Superconducting quantum circuits, together with trapped ions, are considered one of the most viable venues for the experimental implementation of quantum computing and quantum simulations. The study of quantum circuits also allows us to gain a deeper comprehension of a variety of quantum phenomena ranging from the foundations of quantum measurement to multi-partite entanglement. Circuit quantum electrodynamics (QED), which studies the interaction of superconducting quantum bits (qubits) based on Josephson junctions with on-chip microwave resonators, represents one of the richest sub-disciplines of the superconducting quantum circuit realm. In this framework, our work constitutes a significant extension of the so far developed circuit QED architectures, both theoretically and experimentally. As suggested by the title, we have shifted the center of mass of existing circuit QED settings from „one“ to „two“ in three different ways. First, we have shown that the use of a cross-correlation measurement setup based on two independent amplification chains makes possible to unveil the fundamental properties of quantum microwave devices. In particular, we have experimentally shown that even seemingly three-port microwave beam splitters effectively behave as four port quantum devices.
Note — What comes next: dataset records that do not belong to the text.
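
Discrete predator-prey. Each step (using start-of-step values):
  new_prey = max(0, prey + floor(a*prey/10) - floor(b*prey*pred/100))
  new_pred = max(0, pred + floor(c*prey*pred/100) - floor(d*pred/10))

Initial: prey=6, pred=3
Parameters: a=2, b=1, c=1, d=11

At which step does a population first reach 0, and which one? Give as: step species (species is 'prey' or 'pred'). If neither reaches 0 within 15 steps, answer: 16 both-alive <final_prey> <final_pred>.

Step 1: prey: 6+1-0=7; pred: 3+0-3=0
First extinction: pred at step 1

Answer: 1 pred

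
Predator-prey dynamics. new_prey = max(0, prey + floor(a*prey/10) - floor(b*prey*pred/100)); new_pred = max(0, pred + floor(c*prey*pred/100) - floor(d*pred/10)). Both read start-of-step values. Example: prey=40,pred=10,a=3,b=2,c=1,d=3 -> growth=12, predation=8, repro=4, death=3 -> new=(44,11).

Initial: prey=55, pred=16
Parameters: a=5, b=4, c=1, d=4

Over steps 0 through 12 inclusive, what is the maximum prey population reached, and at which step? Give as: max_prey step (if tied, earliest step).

Step 1: prey: 55+27-35=47; pred: 16+8-6=18
Step 2: prey: 47+23-33=37; pred: 18+8-7=19
Step 3: prey: 37+18-28=27; pred: 19+7-7=19
Step 4: prey: 27+13-20=20; pred: 19+5-7=17
Step 5: prey: 20+10-13=17; pred: 17+3-6=14
Step 6: prey: 17+8-9=16; pred: 14+2-5=11
Step 7: prey: 16+8-7=17; pred: 11+1-4=8
Step 8: prey: 17+8-5=20; pred: 8+1-3=6
Step 9: prey: 20+10-4=26; pred: 6+1-2=5
Step 10: prey: 26+13-5=34; pred: 5+1-2=4
Step 11: prey: 34+17-5=46; pred: 4+1-1=4
Step 12: prey: 46+23-7=62; pred: 4+1-1=4
Max prey = 62 at step 12

Answer: 62 12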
Second, we have developed the theory of two-resonator circuit QED, where two independent microwave resonators can interact depending on the state of a superconducting qubits off-resonantly coupled to both of them. Our theory stands at the basis of novel quantum computing and quantum simulation architectures and indicates the path towards the entanglement of delocalized bosonic modes. Third, we have demonstrated that the two-photon coherent driving of a qubit coupled to a harmonic oscillator makes possible to explore the selection rules and symmetry properties of „artificial atoms.“ We notice that this work is also intended as a not so short introduction to the mathematical formalism at the basis of microwave quantum circuits and signals. Most of the derivations and tools developed in this thesis, and which are not published elsewhere, are meant to provide a useful reference manual for the circuit QED user.